Marc Márquez, prodigio catalano del Motomondiale, classe 1993, sorride sempre senza fingere mai. L’educazione c’entra, ma è soprattutto merito del carattere. “Sono positivo per natura; anche se qualcosa va storto, cerco di vedere il bicchiere mezzo pieno” spiega dopo una lunga sosta in mezzo ai tanti fan nel paddock. È proprio l’ottimismo, che i migliori atleti traducono in fiducia in sé, ad averlo trasformato in un pilota di un altro pianeta: quando il “marcziano” si appende alla sua RC213V del Repsol Honda Team, sfida le leggi della fisica (65° di “piega” per lui sono diventati routine) e sperimenta acrobazie mozzafiato. “Il rischio mi serve per trovare il limite e superarlo. Perché il primo avversario di me stesso sono io”. L’ultimo risultato di questa sfida personale? L’ottavo Mondiale vinto a inizio mese in Thailandia (il palma rès: uno nella 125cc, uno nella Moto2 e sei nella MotoGP, inclusi gli ultimi quattro) e una raffica di record polverizzati (come quelli di pilota più giovane della storia a vincere una gara e un titolo nella massima categoria, a 20 anni).
Anche in questa stagione eri il favorito al titolo e non hai tradito le aspettative: la pressione non ti crea proprio nessun problema?

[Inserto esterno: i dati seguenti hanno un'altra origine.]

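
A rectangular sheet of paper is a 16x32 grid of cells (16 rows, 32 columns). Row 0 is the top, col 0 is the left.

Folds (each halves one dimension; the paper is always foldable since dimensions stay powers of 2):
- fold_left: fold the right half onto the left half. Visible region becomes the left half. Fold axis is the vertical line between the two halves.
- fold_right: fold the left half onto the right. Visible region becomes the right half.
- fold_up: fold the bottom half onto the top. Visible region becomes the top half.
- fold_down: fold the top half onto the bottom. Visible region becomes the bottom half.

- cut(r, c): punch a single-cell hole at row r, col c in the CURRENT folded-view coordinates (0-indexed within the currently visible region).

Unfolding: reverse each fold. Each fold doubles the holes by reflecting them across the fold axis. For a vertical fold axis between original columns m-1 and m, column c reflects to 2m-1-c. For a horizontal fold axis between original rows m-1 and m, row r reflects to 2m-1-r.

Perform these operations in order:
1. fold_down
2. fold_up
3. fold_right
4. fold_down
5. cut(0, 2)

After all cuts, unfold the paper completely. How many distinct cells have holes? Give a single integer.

Op 1 fold_down: fold axis h@8; visible region now rows[8,16) x cols[0,32) = 8x32
Op 2 fold_up: fold axis h@12; visible region now rows[8,12) x cols[0,32) = 4x32
Op 3 fold_right: fold axis v@16; visible region now rows[8,12) x cols[16,32) = 4x16
Op 4 fold_down: fold axis h@10; visible region now rows[10,12) x cols[16,32) = 2x16
Op 5 cut(0, 2): punch at orig (10,18); cuts so far [(10, 18)]; region rows[10,12) x cols[16,32) = 2x16
Unfold 1 (reflect across h@10): 2 holes -> [(9, 18), (10, 18)]
Unfold 2 (reflect across v@16): 4 holes -> [(9, 13), (9, 18), (10, 13), (10, 18)]
Unfold 3 (reflect across h@12): 8 holes -> [(9, 13), (9, 18), (10, 13), (10, 18), (13, 13), (13, 18), (14, 13), (14, 18)]
Unfold 4 (reflect across h@8): 16 holes -> [(1, 13), (1, 18), (2, 13), (2, 18), (5, 13), (5, 18), (6, 13), (6, 18), (9, 13), (9, 18), (10, 13), (10, 18), (13, 13), (13, 18), (14, 13), (14, 18)]

Answer: 16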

“Sì, certo! Dopo una vita trascorsa a competere, però, ho imparato a gestirla e la considero un’alleata preziosa: tira fuori il meglio di me. Sentire tutti gli occhi puntati addosso, in più, mi ha spinto a prendere coscienza”.
Di cosa?
“Ti racconto un episodio che spiega. Una volta mi sono allontanato dal box in scooter e ho sentito un bambino chiedere al padre: ‘Perché Marc non porta il casco?’. Quella domanda mi ha gelato il sangue: in un attimo ho capito che un ruolo pubblico, qualunque sia, implica dare il buon esempio”.
Sei cresciuto con il mito di Valentino Rossi, oggi in griglia di partenza con te: se potessi duellare con un’altra leggenda, chi sceglieresti?
“Mick Doohan, magari sul circuito di Aragón, uno dei miei favoriti. Il primo ricordo di un Gran Premio è di lui che si prende a sportellate con Álex Crivillé in tv. Anche affiancare Giacomo Agostini sarebbe uno spettacolo: resta il numero uno, nessun altro ha conquistato 15 Mondiali”.
Le scommesse che sarai tu a riuscirci si moltiplicano.
“Al futuro non guardo, mi concentro sul presente. È la mia filosofia di vita: i grandi risultati sono la somma di piccoli successi, che ottieni soltanto attraverso il duro lavoro e la disciplina ferrea. Hai presente la formica?”.
Ecco perché l’hai scelta come simbolo.
“Esatto: è un concentrato di impegno e rigore. Per non parlare della forza incredibile: così piccola, solleva 50 volte il suo peso. Io a 14 anni ero basso e minuto: già allora erano necessari muscoli di ferro, il talento non bastava per tagliare il traguardo davanti a tutti, quindi sono corso ai ripari”.
Cos’hai fatto?
“Ho cominciato ad allenarmi ‘a manetta’. E non ho più smesso: i podi mi ripagano di ogni fatica”.
Chi devi ringraziare per essere diventato una macchina da guerra?
“La lista è lunga, ma i miei genitori stanno in cima. Senza loro di sicuro non sarei qui: pur di permettere di correre a me e mio fratello Álex (23 anni, pilota della Moto2, ndr) si sono sobbarcati sacrifici enormi”.
Che rapporto hai con la famiglia?
“Siamo molto uniti e abitiamo ancora insieme. Entro Natale, però, andrò a vivere da solo”.
Dove?
“Resto a Cervera, dal luogo in cui sono nato e cresciuto non mi sposto, e una camera è riservata ad Álex: è il mio migliore amico. Tra me e lui, chissà il disordine: non ci sarà mamma a sistemare!”.